Alibaba plunged 10% Friday in Hong Kong after withdrawing plans to spin off and list its $11 billion cloud business due to US restrictions on advanced semiconductor sales to China. The announcement followed a similar warning from peer Tencent Holdings Ltd. on the impact of chip trade curbs.
Anticlimactic results overall show that fundamentals are still not strong enough to inspire renewed investor conviction on China tech. The nation’s economic malaise and more frugal consumer spending remain concerns, while the trade spat with the US has hindered shifts to more cutting-edge technologies.
Alibaba’s core business of selling goods online to Chinese customers recorded lower-than-expected sales amid the nation’s sluggish recovery. In addition to scrapping the cloud spinoff, the company also said it’s suspending a listing for popular grocery business Freshippo.

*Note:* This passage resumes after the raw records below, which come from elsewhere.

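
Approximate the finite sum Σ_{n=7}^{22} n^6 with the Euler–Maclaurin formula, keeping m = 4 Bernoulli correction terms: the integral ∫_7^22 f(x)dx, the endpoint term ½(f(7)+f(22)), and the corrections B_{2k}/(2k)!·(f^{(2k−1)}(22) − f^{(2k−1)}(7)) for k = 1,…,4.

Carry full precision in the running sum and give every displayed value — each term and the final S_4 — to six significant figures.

S_4 ≈ 4.15535e+08

∫_7^22 x^6 dx evaluates to 3.56219e+08.
Boundary: ½(f(7) + f(22)) = ½(117649 + 1.13380e+08) = 5.67488e+07.
Running total after boundary: 4.12968e+08.
Order-1 term: 1/12 · (3.09218e+07 − 100842) = 2.56841e+06.
Partial sum through k=1: 4.15536e+08.
Order-2 term: −1/720 · (1.27776e+06 − 41160.0) = -1717.50.
Partial sum through k=2: 4.15535e+08.
Order-3 term: 1/30240 · (15840.0 − 5040.00) = 0.357143.
Partial sum through k=3: 4.15535e+08.
Order-4 term: −1/1209600 · (0.00000 − 0.00000) = 0.00000.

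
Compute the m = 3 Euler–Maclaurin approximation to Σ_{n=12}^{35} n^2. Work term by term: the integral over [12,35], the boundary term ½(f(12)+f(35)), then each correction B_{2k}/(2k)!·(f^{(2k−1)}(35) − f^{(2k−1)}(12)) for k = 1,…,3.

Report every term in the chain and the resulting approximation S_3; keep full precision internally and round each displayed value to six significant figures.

Integral: ∫_12^35 x^2 dx = 13715.7.
Endpoint term: (f(12) + f(35))/2 = (144.000 + 1225.00)/2 = 684.500.
So far: 14400.2.
Order-1 term: 1/12 · (70.0000 − 24.0000) = 3.83333.
After k=1: 14404.0.
Order-2 term: −1/720 · (0.00000 − 0.00000) = 0.00000.
After k=2: 14404.0.
Order-3 term: 1/30240 · (0.00000 − 0.00000) = 0.00000.

S_3 ≈ 14404.0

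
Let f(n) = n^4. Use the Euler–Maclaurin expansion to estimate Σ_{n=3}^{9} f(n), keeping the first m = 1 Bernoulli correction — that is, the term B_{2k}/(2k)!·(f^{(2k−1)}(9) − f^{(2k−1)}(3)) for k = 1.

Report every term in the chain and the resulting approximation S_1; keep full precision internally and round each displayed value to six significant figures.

The integral term ∫_3^9 x^4 dx = 11761.2.
½[f(3) + f(9)] = ½[81.0000 + 6561.00] = 3321.00.
Integral + boundary = 15082.2.
k=1: B_{2}/(2)! × [f^{(1)}(9) − f^{(1)}(3)] = 1/12 × (2916.00 − 108.000) = 234.000.

S_1 ≈ 15316.2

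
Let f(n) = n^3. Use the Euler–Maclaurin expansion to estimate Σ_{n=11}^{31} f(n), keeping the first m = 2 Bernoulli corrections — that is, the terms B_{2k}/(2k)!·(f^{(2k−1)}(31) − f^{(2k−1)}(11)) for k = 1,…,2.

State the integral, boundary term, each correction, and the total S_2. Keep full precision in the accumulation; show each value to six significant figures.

S_2 ≈ 242991

Integral: ∫_11^31 x^3 dx = 227220.
Boundary: ½(f(11) + f(31)) = ½(1331.00 + 29791.0) = 15561.0.
So far: 242781.
Correction k=1: B_{2}/2! · (f^{(1)}(31) − f^{(1)}(11)) = 1/12 · (2883.00 − 363.000) = 210.000.
Running total after k=1: 242991.
Correction k=2: B_{4}/4! · (f^{(3)}(31) − f^{(3)}(11)) = −1/720 · (6.00000 − 6.00000) = 0.00000.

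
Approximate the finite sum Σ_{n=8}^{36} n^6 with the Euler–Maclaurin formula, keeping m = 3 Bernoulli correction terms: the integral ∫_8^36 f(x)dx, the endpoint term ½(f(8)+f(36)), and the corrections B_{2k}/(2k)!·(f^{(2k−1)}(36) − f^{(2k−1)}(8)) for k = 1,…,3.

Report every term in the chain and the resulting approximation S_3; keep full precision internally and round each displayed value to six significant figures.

The integral term ∫_8^36 x^6 dx = 1.11946e+10.
½[f(8) + f(36)] = ½[262144 + 2.17678e+09] = 1.08852e+09.
So far: 1.22831e+10.
k=1: B_{2}/(2)! × [f^{(1)}(36) − f^{(1)}(8)] = 1/12 × (3.62797e+08 − 196608) = 3.02167e+07.
Partial sum through k=1: 1.23133e+10.
k=2: B_{4}/(4)! × [f^{(3)}(36) − f^{(3)}(8)] = −1/720 × (5.59872e+06 − 61440.0) = -7690.67.
Partial sum through k=2: 1.23133e+10.
k=3: B_{6}/(6)! × [f^{(5)}(36) − f^{(5)}(8)] = 1/30240 × (25920.0 − 5760.00) = 0.666667.

S_3 ≈ 1.23133e+10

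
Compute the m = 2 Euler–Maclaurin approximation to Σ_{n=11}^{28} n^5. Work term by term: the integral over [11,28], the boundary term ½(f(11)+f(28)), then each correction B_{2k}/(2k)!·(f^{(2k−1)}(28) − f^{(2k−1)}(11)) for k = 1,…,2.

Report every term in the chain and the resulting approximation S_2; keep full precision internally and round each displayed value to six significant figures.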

“We think the outlook for domestic e-commerce growth has weakened and the amount of value-unlocking capital market activities has decreased” following Alibaba’s results, Alex Yao, an analyst at JPMorgan Chase & Co. wrote in a note.
While some other firms have exceeded consensus earnings estimates, troubling signs remain under the hood. Tencent shares have been muted since earnings on Wednesday that beat expectations, as analysts pointed to underwhelming advertising revenue and less-than-exceptional game sales. JD.com Inc. and NetEase Inc. have seen small gains after seemingly good results. Most of the major Chinese tech stocks, including Alibaba, rose in Hong Kong trade Monday.
Growth ‘Limit’
“No matter what the earnings look like, the bottleneck for these firms is that they’ve reached their limit in terms of domestic growth,” said Xu Dawei, a fund manager at Jintong Private Fund Management in Beijing. “They’ve yet to find a large source of international growth, and new cloud and AI businesses are up in the air, which means we see them as mainly a rebound trade for now.”

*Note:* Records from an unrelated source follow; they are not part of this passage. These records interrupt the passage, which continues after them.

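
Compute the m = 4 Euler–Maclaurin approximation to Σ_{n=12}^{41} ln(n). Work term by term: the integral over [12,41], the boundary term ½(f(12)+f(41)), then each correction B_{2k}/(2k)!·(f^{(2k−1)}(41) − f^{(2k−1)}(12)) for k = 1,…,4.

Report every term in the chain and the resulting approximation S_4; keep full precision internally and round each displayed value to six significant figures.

S_4 ≈ 96.5319

The integral term ∫_12^41 ln(x) dx = 93.4376.
Endpoint term: (f(12) + f(41))/2 = (2.48491 + 3.71357)/2 = 3.09924.
Integral + boundary = 96.5368.
Order-1 term: 1/12 · (0.0243902 − 0.0833333) = -0.00491192.
Running total after k=1: 96.5319.
Order-2 term: −1/720 · (2.90187e-05 − 0.00115741) = 1.56721e-06.
Running total after k=2: 96.5319.
Order-3 term: 1/30240 · (2.07153e-07 − 9.64506e-05) = -3.18265e-09.
Running total after k=3: 96.5319.
Order-4 term: −1/1209600 · (3.69697e-09 − 2.00939e-05) = 1.66089e-11.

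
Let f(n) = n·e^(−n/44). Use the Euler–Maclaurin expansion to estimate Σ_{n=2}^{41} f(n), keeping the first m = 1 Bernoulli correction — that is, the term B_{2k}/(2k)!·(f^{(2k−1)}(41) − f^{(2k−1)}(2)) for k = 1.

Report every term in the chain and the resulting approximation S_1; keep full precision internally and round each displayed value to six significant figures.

S_1 ≈ 470.065

The integral term ∫_2^41 x·e^(−x/44) dx = 461.109.
½[f(2) + f(41)] = ½[1.91113 + 16.1473] = 9.02922.
Running total after boundary: 470.138.
Correction k=1: B_{2}/2! · (f^{(1)}(41) − f^{(1)}(2)) = 1/12 · (0.0268525 − 0.912128) = -0.0737730.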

It had briefly seemed that the outlook was beginning to clear, as eased regulations on games, corporate cost cutting and already lowered estimates drove hopes for positive surprises. The Hang Seng Tech Index rose nearly 10% in the first half of November. The mood quickly shifted with the earnings reports, however.
China onshore traders have displayed caution, selling stocks including Tencent into gains during the busy earnings week. Foreign investors may not provide much support either. Three-fourths of Asia fund managers polled by Bank of America Corp. expect the long-term derating of China stocks to continue, and maintain a net underweight position on the market, according to a note last week.
“Larger tech names normally need international flows to move the stock prices,”said Jian Shi Cortesi, a fund manager at GAM Investment Management. “Many international investors are still focusing on macro and geopolitics and no longer look at company fundamentals in the short term.”
On the positive side, earnings estimates for the Hang Seng Tech have rebounded from a low in April. But the latest earnings may present hurdles to a further advance.
Of course the slump in stock prices has made them look cheap, with the Hang Seng tech gauge trading at 19 times forward earnings estimates, well below its five-year average of 28 times. But some pros see risks in bargain-hunting.
“Some of these China tech stocks are no longer growth stories but are turnaround trades, with upside pinned on valuation recovery,” said Liu Minyue, an investment specialist for Asian and Greater China equities at BNP Paribas Asset Management in Hong Kong. “However these positions are shorter term, can be quickly reversed if the turnaround doesn’t happen.”